More Australians are switching to a self-managed super fund to give themselves greater control of their own financial future. As this trend grows, we get more questions from our clients about setting up their SMSF, buying insurance through their fund, and what options suit them best.
People are unsure whether they should set up their fund as an individual or corporate trustee. We’ve put together this short guide to help explain in layman’s terms the differences between the two types.
Individual trustees are not directors of a company. The SMSF fund with individual trustees is registered with the Australian Taxation Office (ATO) in the trustees’ names, rather than under a company name.
The ATO requires a fund set up with individual trustees must have four members or less, with all members trustees.

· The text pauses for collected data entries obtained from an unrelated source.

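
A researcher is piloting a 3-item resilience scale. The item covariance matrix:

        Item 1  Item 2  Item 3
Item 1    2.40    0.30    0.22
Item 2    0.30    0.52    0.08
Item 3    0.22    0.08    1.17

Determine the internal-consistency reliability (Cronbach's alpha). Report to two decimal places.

α = 0.34

ΣVar(i) = 2.40 + 0.52 + 1.17 = 4.09
Sum of off-diagonal covariances = 0.60
Var(T) = 4.09 + 2 × 0.60 = 5.29
α = (k/(k−1))·(1 − ΣVar(i)/Var(T)) = (3/2)·(1 − 4.09/5.29) = 0.34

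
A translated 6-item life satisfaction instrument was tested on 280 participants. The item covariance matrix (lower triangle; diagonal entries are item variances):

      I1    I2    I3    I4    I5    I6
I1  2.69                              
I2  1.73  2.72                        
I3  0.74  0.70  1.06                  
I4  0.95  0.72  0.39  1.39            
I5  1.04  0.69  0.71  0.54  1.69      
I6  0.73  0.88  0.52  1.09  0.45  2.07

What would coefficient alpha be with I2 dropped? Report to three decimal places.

Remaining items: I1, I3, I4, I5, I6 (k = 5).
ΣVar(i) = 2.69 + 1.06 + 1.39 + 1.69 + 2.07 = 8.90
σ²_T = 8.90 + 2 × 7.16 = 23.22
α (item deleted) = (5/4)·(1 − 8.90/23.22) = 0.771

α = 0.771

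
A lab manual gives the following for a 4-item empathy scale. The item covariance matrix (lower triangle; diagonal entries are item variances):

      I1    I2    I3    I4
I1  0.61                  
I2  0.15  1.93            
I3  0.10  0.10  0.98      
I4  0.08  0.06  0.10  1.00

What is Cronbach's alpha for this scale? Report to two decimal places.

α = 0.28

ΣVar(i) = 0.61 + 1.93 + 0.98 + 1.00 = 4.52
Sum of the distinct covariances = 0.59
σ²_total = 4.52 + 2 × 0.59 = 5.70
α = (k/(k−1))·(1 − ΣVar(i)/σ²_total) = (4/3)·(1 − 4.52/5.70) = 0.28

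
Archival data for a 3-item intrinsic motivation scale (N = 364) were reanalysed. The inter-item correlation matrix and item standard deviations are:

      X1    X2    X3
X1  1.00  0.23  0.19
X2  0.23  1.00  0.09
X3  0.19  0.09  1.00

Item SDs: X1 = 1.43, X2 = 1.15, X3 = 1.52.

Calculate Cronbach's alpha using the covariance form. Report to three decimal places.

α = 0.376

Σσ²ᵢ = 1.43² + 1.15² + 1.52² = 5.6778
Covariances σ_ij = r_ij · s_i · s_j:
  σ(X1,X2) = 0.23 × 1.43 × 1.15 = 0.3782
  σ(X1,X3) = 0.19 × 1.43 × 1.52 = 0.4130
  σ(X2,X3) = 0.09 × 1.15 × 1.52 = 0.1573
σ²_T = Σσ²ᵢ + 2·Σσ_ij = 5.6778 + 2 × 0.9485 = 7.5748
α = (3/2)·(1 − 5.6778/7.5748) = 0.376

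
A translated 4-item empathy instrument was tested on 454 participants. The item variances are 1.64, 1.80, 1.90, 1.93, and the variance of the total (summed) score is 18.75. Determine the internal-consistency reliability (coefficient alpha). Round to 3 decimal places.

Σσᵢ² = 1.64 + 1.80 + 1.90 + 1.93 = 7.27
α = (k/(k−1))·(1 − Σσᵢ²/σ²_total) = (4/3)·(1 − 7.27/18.75) = 0.816

coefficient alpha = 0.816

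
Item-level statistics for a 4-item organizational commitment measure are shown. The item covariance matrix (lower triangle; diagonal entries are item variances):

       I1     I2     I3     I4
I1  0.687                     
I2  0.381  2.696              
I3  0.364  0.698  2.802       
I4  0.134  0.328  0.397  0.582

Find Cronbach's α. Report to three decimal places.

sum of item variances = 0.687 + 2.696 + 2.802 + 0.582 = 6.767
Sum of the distinct covariances = 2.302
total variance = 6.767 + 2 × 2.302 = 11.371
α = (k/(k−1))·(1 − sum of item variances/total variance) = (4/3)·(1 − 6.767/11.371) = 0.540

Cronbach's α = 0.540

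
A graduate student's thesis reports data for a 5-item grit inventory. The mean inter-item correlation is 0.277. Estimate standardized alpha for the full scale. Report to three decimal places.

Standardized α = k·r̄ / (1 + (k−1)·r̄) = 5 × 0.277 / (1 + 4 × 0.277)
  = 1.3850 / 2.1080 = 0.657

standardized alpha = 0.657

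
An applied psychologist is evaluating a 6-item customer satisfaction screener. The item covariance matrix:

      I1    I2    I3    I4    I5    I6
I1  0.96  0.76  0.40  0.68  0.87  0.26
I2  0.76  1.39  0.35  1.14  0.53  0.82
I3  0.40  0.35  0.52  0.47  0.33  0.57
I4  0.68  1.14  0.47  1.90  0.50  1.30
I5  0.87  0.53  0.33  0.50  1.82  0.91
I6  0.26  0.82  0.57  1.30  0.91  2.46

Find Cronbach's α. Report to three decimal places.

ΣVar(i) = 0.96 + 1.39 + 0.52 + 1.90 + 1.82 + 2.46 = 9.05
Σ_{i<j} σ_ij = 9.89
σ²_total = 9.05 + 2 × 9.89 = 28.83
α = (k/(k−1))·(1 − ΣVar(i)/σ²_total) = (6/5)·(1 − 9.05/28.83) = 0.823

α = 0.823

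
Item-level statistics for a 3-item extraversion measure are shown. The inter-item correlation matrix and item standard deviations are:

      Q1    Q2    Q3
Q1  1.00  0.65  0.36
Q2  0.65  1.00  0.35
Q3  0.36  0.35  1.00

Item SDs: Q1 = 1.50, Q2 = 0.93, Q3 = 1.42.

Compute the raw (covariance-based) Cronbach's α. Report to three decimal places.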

No member can employ another member unless they are relatives. Trustees cannot be paid for their services or receive any added benefits for fulfilling their administrative and investment duties.

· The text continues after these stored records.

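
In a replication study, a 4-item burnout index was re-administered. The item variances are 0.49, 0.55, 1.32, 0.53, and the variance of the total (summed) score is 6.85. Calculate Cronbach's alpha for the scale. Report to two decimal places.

α = 0.77

sum of item variances = 0.49 + 0.55 + 1.32 + 0.53 = 2.89
α = (k/(k−1))·(1 − sum of item variances/σ²_T) = (4/3)·(1 − 2.89/6.85) = 0.77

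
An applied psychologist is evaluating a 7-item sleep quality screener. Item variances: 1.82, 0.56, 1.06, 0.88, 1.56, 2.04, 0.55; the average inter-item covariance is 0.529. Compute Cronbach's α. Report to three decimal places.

α = 0.845

sum of item variances = 1.82 + 0.56 + 1.06 + 0.88 + 1.56 + 2.04 + 0.55 = 8.47
Sum of the 21 distinct covariances = 21 × 0.529 = 11.109
total variance = sum of item variances + 2·Σcov = 8.47 + 2 × 11.109 = 30.688
α = (7/6)·(1 − 8.47/30.688) = 0.845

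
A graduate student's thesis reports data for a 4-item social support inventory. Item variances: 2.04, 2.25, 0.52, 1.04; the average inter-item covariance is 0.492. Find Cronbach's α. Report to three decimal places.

sum of item variances = 2.04 + 2.25 + 0.52 + 1.04 = 5.85
Sum of the 6 distinct covariances = 6 × 0.492 = 2.952
σ²_total = sum of item variances + 2·Σcov = 5.85 + 2 × 2.952 = 11.754
α = (4/3)·(1 − 5.85/11.754) = 0.670

α = 0.670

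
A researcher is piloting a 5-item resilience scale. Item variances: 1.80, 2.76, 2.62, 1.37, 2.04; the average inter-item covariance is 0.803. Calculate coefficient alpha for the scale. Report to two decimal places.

α = 0.75

Σσᵢ² = 1.80 + 2.76 + 2.62 + 1.37 + 2.04 = 10.59
Sum of the 10 distinct covariances = 10 × 0.803 = 8.030
σ²_T = Σσᵢ² + 2·Σcov = 10.59 + 2 × 8.030 = 26.650
α = (5/4)·(1 − 10.59/26.650) = 0.75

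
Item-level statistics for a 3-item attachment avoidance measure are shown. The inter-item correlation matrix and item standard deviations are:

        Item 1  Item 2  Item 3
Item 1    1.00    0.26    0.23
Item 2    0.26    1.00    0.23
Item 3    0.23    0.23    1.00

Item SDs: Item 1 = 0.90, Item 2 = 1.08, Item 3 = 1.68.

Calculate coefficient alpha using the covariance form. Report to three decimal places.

Σσ²ᵢ = 0.90² + 1.08² + 1.68² = 4.7988
Covariances σ_ij = r_ij · s_i · s_j:
  σ(Item 1,Item 2) = 0.26 × 0.90 × 1.08 = 0.2527
  σ(Item 1,Item 3) = 0.23 × 0.90 × 1.68 = 0.3478
  σ(Item 2,Item 3) = 0.23 × 1.08 × 1.68 = 0.4173
σ²_T = Σσ²ᵢ + 2·Σσ_ij = 4.7988 + 2 × 1.0178 = 6.8344
α = (3/2)·(1 − 4.7988/6.8344) = 0.447

α = 0.447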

If you choose to be the sole member of your SMSF, you must appoint another person to act as co-trustee of the fund to assist with duties. This person cannot be your employer or employee, and you cannot pay them for their services.
As an individual trustee, you must register your fund’s assets under your own name. You are responsible for managing these assets and may be held personally liable for losses incurred.
A corporate trustee is the director of a company under which a SMSF is registered. It doesn’t have to be a big company: many people create a $2 company (as the minimum investment you can make as company director to fund its operations), register it with the Australian Securities and Investment Commission (ASIC), and apply for an Australian Business Number (ABN) and Australian Company Number (ACN).
You’ll have to appoint yourself and your other SMSF members as directors of the company and register these details with ASIC. Your company doesn’t have to be operational, but it can act as a corporate trustee of your SMSF.
All members of a corporate SMSF must be directors of the company, and no member can employ another unless they are related.
But all assets of the fund are registered with the ATO under the company’s name, so each member cannot be held personally liable for losses incurred. If you plan on being the only member of your fund, you won’t need to appoint anyone else to help manage your fund, but you can appoint a non-member as director of your company.
Setting up a fund with a corporate trustee is more time-consuming and more expensive because you must register with both the ATO and ASIC, but if the structure is right for your needs, it can have significant benefits in the long run.
|Establishment costs||Fewer costs involved||More expensive due to the costs of setting up a company and registering with ASIC|
|Single member funds||Even if you are the only member of your fund, you must appoint another person to act as a trustee as you cannot administer a non-corporate SMSF as the sole trustee. This can affect confidentiality||If you are the only member of a corporate SMSF you may appoint yourself sole director of the fund, or have a second non-member director|
|Borrowing to purchase property||More difficult to borrow money as many banks will not lend to this structure||Easier to borrow|
|Liability||Each member is personally liable for losses incurred due to misconduct. Each member’s personal assets can be subject to liability claims||Corporate trustees have limited liability; in most cases their personal assets cannot be accessed in a liability claim|
|Changing members||If a member leaves the fund or passes away, registration must be updated for each asset. A new member may need join the SMSF. This can be a costly and time consuming process||No need to change the registration of a fund’s assets if a member dies or leaves the fund. If a director dies, there is no need to appoint a new one|
|Governing rules||Trustees must follow rules set out by the fund’s trust deed and Australian Super Laws||Trustees must follow the rules set out by the fund’s trust deed and Australian Super Laws, as well as the company’s constitution and the Corporations Act 2001|
|Reporting||You must appoint an independent auditor to audit the fund each year, as well as lodge a return and pay a supervisory fee to the ATO annually||You must appoint an independent auditor to audit the fund each year, as well as lodge a return and pay a supervisory fee to the ATO annually|
|Paying benefits to members||You can only pay benefits to members as a lump sum if the trust deed permits you to do so||Benefits can be paid as a lump sum or a gradual pension|
The above table was adapted from AMP SMSF Solutions guidebook “Is an individual or corporate trustee right for me”. Read the full guide here.
There’s no sure-fire way of knowing which structure to choose, so we recommend you consult a financial adviser and your planned fund members before setting up the fund. If you want to be the sole member of your fund, or you and your spouse would like to set one up together, a corporate trustee may be a better option. But this always depends on individual circumstances and you will need to consider your options carefully.
The ATO and ASIC are great places to find resources on setting up and managing your self-managed super fund. Wealth Smart insurance provider AMP provides a wealth of easy-to-understand resources. But the best place to turn for advice will always be a qualified and trusted financial adviser who can assess your individual needs and help you make the right decision. It’s best you don’t set up an SMSF without the help and guidance of an independent professional.